Ron Klain, former White House Ebola response coordinator, speaks during a House Homeland Security Subcommittee hearing in Washington, D.C., U.S., on Tuesday, March 10, 2020.
Andrew Harrer | Bloomberg | Getty Images
White House chief of staff Ron Klain said Sunday that it’s not possible for U.S. states to purchase Covid-19 vaccines directly from manufacturers, as some have sought to do, under the emergency use authorization issued by the Food and Drug Administration.
“As a matter of law, this vaccine is under an emergency use authorization,” Klain told NBC’s “Meet the Press,” when asked about the requests. “I don’t think that’s possible.”
The comments come after New York Gov. Andrew Cuomo asked Pfizer CEO Albert Bourla on Monday to allow the state to purchase vaccines directly from the company, citing tightening supply.
Pfizer told Cuomo that it couldn’t do so under the terms of its December emergency use authorization.
The company said it was open to the idea, but “before we can sell directly to State governments, HHS would need to approve that proposal based on the EUA granted to Pfizer by the FDA.”
The Department of Health and Human Services — at that point still under Republican leadership — accused Cuomo, a Democrat, of attempting to “cut to the front of the line at the expense of fellow jurisdictions.”
Klain said that he believed governors were “understandably frustrated” by the slow pace of vaccinations to date.
The number of vaccines administered lags far behind projections that were made under President Donald Trump, though the pace has picked up in recent weeks. President Joe Biden has pledged that the U.S. will administer 100 million doses of vaccine in his first 100 days in office.
“We are going to ramp up production. We are going to ramp up distribution. We are going to work closely with governors. We are going to get this vaccine to the American people,” Klain said.
The Biden administration has pushed to increase the federal government’s role in the production and distribution of Covid-19 vaccines.
T.J. Ducklo, a White House spokesman, earlier rejected state efforts to purchase vaccines directly, saying that “we need to have a national approach to vaccinations, and must ensure states aren’t competing against each other like they did with PPE, ventilators, and tests.”

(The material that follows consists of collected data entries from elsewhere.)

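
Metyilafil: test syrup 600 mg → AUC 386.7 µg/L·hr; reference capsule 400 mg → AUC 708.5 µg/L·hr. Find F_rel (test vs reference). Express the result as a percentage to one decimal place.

F_rel = 36.4%

F_rel = (AUC_test/D_test) / (AUC_ref/D_ref)
      = (386.7/600) / (708.5/400)
      = 0.6445 / 1.77125 = 0.3639 = 36.39%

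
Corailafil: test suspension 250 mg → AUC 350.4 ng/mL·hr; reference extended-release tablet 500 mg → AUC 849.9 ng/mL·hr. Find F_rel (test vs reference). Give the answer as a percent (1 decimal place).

F_rel = 82.5%

F_rel = (AUC_test/D_test) / (AUC_ref/D_ref)
      = (350.4/250) / (849.9/500)
      = 1.4016 / 1.6998 = 0.8246 = 82.46%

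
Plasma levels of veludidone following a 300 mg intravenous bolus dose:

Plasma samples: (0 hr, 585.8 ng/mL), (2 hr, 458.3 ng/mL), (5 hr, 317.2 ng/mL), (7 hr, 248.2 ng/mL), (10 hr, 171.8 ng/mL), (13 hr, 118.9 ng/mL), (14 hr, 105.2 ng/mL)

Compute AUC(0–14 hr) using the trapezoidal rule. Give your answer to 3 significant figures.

Trapezoidal AUC_0→14:
  [0→2]: (585.8+458.3)/2 × 2 = 1044.1
  [2→5]: (458.3+317.2)/2 × 3 = 1163.25
  [5→7]: (317.2+248.2)/2 × 2 = 565.4
  [7→10]: (248.2+171.8)/2 × 3 = 630.0
  [10→13]: (171.8+118.9)/2 × 3 = 436.05
  [13→14]: (118.9+105.2)/2 × 1 = 112.05
  Sum = 3950.85 ng/mL·hr

AUC = 3950 ng/mL·hr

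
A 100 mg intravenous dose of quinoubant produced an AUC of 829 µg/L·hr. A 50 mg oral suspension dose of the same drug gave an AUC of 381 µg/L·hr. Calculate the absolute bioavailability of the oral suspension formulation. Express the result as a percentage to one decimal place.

F = (AUC_ev / D_ev) / (AUC_iv / D_iv)
  = (381/50) / (829/100)
  = 7.62 / 8.29 = 0.9192
  = 91.92%

F = 91.9%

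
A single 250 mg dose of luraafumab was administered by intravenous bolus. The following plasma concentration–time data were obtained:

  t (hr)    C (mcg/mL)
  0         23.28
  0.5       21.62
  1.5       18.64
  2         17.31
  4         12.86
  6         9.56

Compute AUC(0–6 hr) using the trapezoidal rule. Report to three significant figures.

Trapezoidal AUC_0→6:
  [0→0.5]: (23.28+21.62)/2 × 0.5 = 11.225
  [0.5→1.5]: (21.62+18.64)/2 × 1 = 20.13
  [1.5→2]: (18.64+17.31)/2 × 0.5 = 8.9875
  [2→4]: (17.31+12.86)/2 × 2 = 30.17
  [4→6]: (12.86+9.56)/2 × 2 = 22.42
  Sum = 92.9325 mcg/mL·hr

AUC = 92.9 mcg/mL·hr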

Ducklo didn’t immediately respond to an email on Sunday. The Department of Health and Human Services also did not immediately respond to a request for comment.

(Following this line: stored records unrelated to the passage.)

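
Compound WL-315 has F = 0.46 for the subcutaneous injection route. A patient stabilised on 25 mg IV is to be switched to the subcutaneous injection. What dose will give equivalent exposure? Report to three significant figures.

D_subcutaneous = 54.3 mg

For equal systemic exposure: F × D_ev = D_iv
D_ev = D_iv / F = 25 / 0.46 = 54.3478 mg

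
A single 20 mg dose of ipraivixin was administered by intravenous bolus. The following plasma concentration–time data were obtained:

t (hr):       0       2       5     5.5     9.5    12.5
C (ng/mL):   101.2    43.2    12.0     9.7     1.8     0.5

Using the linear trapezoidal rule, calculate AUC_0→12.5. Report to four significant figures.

Trapezoidal AUC_0→12.5:
  [0→2]: (101.2+43.2)/2 × 2 = 144.4
  [2→5]: (43.2+12.0)/2 × 3 = 82.8
  [5→5.5]: (12.0+9.7)/2 × 0.5 = 5.425
  [5.5→9.5]: (9.7+1.8)/2 × 4 = 23.0
  [9.5→12.5]: (1.8+0.5)/2 × 3 = 3.45
  Sum = 259.075 ng/mL·hr

AUC = 259.1 ng/mL·hr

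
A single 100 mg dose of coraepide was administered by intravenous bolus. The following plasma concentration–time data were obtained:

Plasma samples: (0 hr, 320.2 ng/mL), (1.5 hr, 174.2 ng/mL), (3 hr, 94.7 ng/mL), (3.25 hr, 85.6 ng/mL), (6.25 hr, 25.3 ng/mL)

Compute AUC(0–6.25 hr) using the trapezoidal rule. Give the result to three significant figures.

AUC = 761 ng/mL·hr

Trapezoidal AUC_0→6.25:
  [0→1.5]: (320.2+174.2)/2 × 1.5 = 370.8
  [1.5→3]: (174.2+94.7)/2 × 1.5 = 201.675
  [3→3.25]: (94.7+85.6)/2 × 0.25 = 22.5375
  [3.25→6.25]: (85.6+25.3)/2 × 3 = 166.35
  Sum = 761.3625 ng/mL·hr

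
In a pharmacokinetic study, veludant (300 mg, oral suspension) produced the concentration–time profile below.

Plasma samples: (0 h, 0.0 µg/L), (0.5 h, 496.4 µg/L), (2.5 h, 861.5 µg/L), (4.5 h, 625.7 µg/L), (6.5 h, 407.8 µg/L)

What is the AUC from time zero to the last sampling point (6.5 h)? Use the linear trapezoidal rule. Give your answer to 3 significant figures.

AUC = 4000 µg/L·h

Trapezoidal AUC_0→6.5:
  [0→0.5]: (0.0+496.4)/2 × 0.5 = 124.1
  [0.5→2.5]: (496.4+861.5)/2 × 2 = 1357.9
  [2.5→4.5]: (861.5+625.7)/2 × 2 = 1487.2
  [4.5→6.5]: (625.7+407.8)/2 × 2 = 1033.5
  Sum = 4002.7 µg/L·h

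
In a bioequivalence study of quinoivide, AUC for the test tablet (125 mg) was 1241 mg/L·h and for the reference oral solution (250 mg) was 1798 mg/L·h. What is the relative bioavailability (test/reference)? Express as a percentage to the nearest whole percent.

F_rel = 138%

F_rel = (AUC_test/D_test) / (AUC_ref/D_ref)
      = (1241/125) / (1798/250)
      = 9.928 / 7.192 = 1.3804 = 138.04%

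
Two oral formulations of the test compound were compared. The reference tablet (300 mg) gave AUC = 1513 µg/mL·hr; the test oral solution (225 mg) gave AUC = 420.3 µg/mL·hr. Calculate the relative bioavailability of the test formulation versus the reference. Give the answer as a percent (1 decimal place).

F_rel = (AUC_test/D_test) / (AUC_ref/D_ref)
      = (420.3/225) / (1513/300)
      = 1.868 / 5.04333 = 0.3704 = 37.04%

F_rel = 37.0%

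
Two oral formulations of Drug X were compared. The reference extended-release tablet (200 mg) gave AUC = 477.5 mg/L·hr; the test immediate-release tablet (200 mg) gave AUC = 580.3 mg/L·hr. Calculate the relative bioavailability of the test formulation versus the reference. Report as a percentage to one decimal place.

F_rel = 121.5%

F_rel = (AUC_test/D_test) / (AUC_ref/D_ref)
      = (580.3/200) / (477.5/200)
      = 2.9015 / 2.3875 = 1.2153 = 121.53%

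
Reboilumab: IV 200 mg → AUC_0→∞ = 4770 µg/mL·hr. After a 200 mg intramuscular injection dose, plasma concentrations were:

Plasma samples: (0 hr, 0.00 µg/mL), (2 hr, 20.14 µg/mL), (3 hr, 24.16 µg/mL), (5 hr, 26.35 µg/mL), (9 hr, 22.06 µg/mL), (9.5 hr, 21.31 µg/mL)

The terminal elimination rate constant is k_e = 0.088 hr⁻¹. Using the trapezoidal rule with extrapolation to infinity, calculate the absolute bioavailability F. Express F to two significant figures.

F = 0.093

Trapezoidal AUC_0→9.5 (intramuscular injection):
  [0→2]: (0.00+20.14)/2 × 2 = 20.14
  [2→3]: (20.14+24.16)/2 × 1 = 22.15
  [3→5]: (24.16+26.35)/2 × 2 = 50.51
  [5→9]: (26.35+22.06)/2 × 4 = 96.82
  [9→9.5]: (22.06+21.31)/2 × 0.5 = 10.8425
  Sum = 200.4625 µg/mL·hr
Tail: C_last/k_e = 21.31/0.088 = 242.159
AUC_0→∞ (intramuscular injection) = 200.4625 + 242.159 = 442.6215 µg/mL·hr
F = (AUC_ev/D_ev)/(AUC_iv/D_iv) = (442.6215/200)/(4770/200) = 2.2131075/23.85 = 0.0928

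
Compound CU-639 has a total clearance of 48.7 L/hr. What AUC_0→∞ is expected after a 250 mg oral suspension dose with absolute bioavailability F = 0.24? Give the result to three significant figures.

AUC = 1.23 mg/L·hr

AUC_0→∞ = F × Dose / CL
        = 0.24 × 250 / 48.7 = 1.23203 mg/L·hr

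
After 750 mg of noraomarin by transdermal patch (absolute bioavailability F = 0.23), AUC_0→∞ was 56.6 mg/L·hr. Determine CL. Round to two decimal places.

CL = 3.05 L/hr

CL = F × Dose / AUC_0→∞
   = 0.23 × 750 / 56.6 = 3.0477 L/hr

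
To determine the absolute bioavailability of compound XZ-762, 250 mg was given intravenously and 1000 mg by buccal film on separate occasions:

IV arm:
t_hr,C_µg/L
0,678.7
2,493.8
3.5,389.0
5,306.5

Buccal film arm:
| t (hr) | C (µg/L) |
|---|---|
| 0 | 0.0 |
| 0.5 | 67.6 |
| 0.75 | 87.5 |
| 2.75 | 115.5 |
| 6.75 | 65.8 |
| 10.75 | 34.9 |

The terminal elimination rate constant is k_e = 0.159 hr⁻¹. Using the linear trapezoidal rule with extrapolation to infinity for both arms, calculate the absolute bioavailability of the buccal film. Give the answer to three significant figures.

Trapezoidal AUC_0→5 (IV):
  [0→2]: (678.7+493.8)/2 × 2 = 1172.5
  [2→3.5]: (493.8+389.0)/2 × 1.5 = 662.1
  [3.5→5]: (389.0+306.5)/2 × 1.5 = 521.625
  Sum = 2356.225 µg/L·hr
IV tail: 306.5/0.159 = 1927.673; AUC_iv,0→∞ = 2356.225 + 1927.673 = 4283.898 µg/L·hr
Trapezoidal AUC_0→10.75 (buccal film):
  [0→0.5]: (0.0+67.6)/2 × 0.5 = 16.9
  [0.5→0.75]: (67.6+87.5)/2 × 0.25 = 19.3875
  [0.75→2.75]: (87.5+115.5)/2 × 2 = 203.0
  [2.75→6.75]: (115.5+65.8)/2 × 4 = 362.6
  [6.75→10.75]: (65.8+34.9)/2 × 4 = 201.4
  Sum = 803.2875 µg/L·hr
buccal film tail: 34.9/0.159 = 219.497; AUC_ev,0→∞ = 803.2875 + 219.497 = 1022.7845 µg/L·hr
F = (AUC_ev/D_ev)/(AUC_iv/D_iv) = (1022.7845/1000)/(4283.898/250) = 1.0227845/17.135592 = 0.0597

F = 0.0597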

Before Biden took office, other states had asked Trump’s Department of Health and Human Services to allow them to purchase vaccines directly from the manufacturer.
The governors of Michigan, Minnesota and Wisconsin — all Democrats — sent a letter Jan. 15 accusing the Trump administration of botching the initial vaccine roll out.
“If you are unable or unwilling to give us that supply, we urge you to grant permission for us to directly purchase vaccines so we may distribute them,” the governors wrote.
At least one of those states appears to have backtracked on the plan since Biden was inaugurated on Wednesday.
Bobby Leddy, a spokesperson for Michigan Gov. Gretchen Whitmer, said in a statement provided to CBS that “we are confident that President Joe Biden will have a clear national strategy that is based in data and science to help our nation overcome this health crisis.”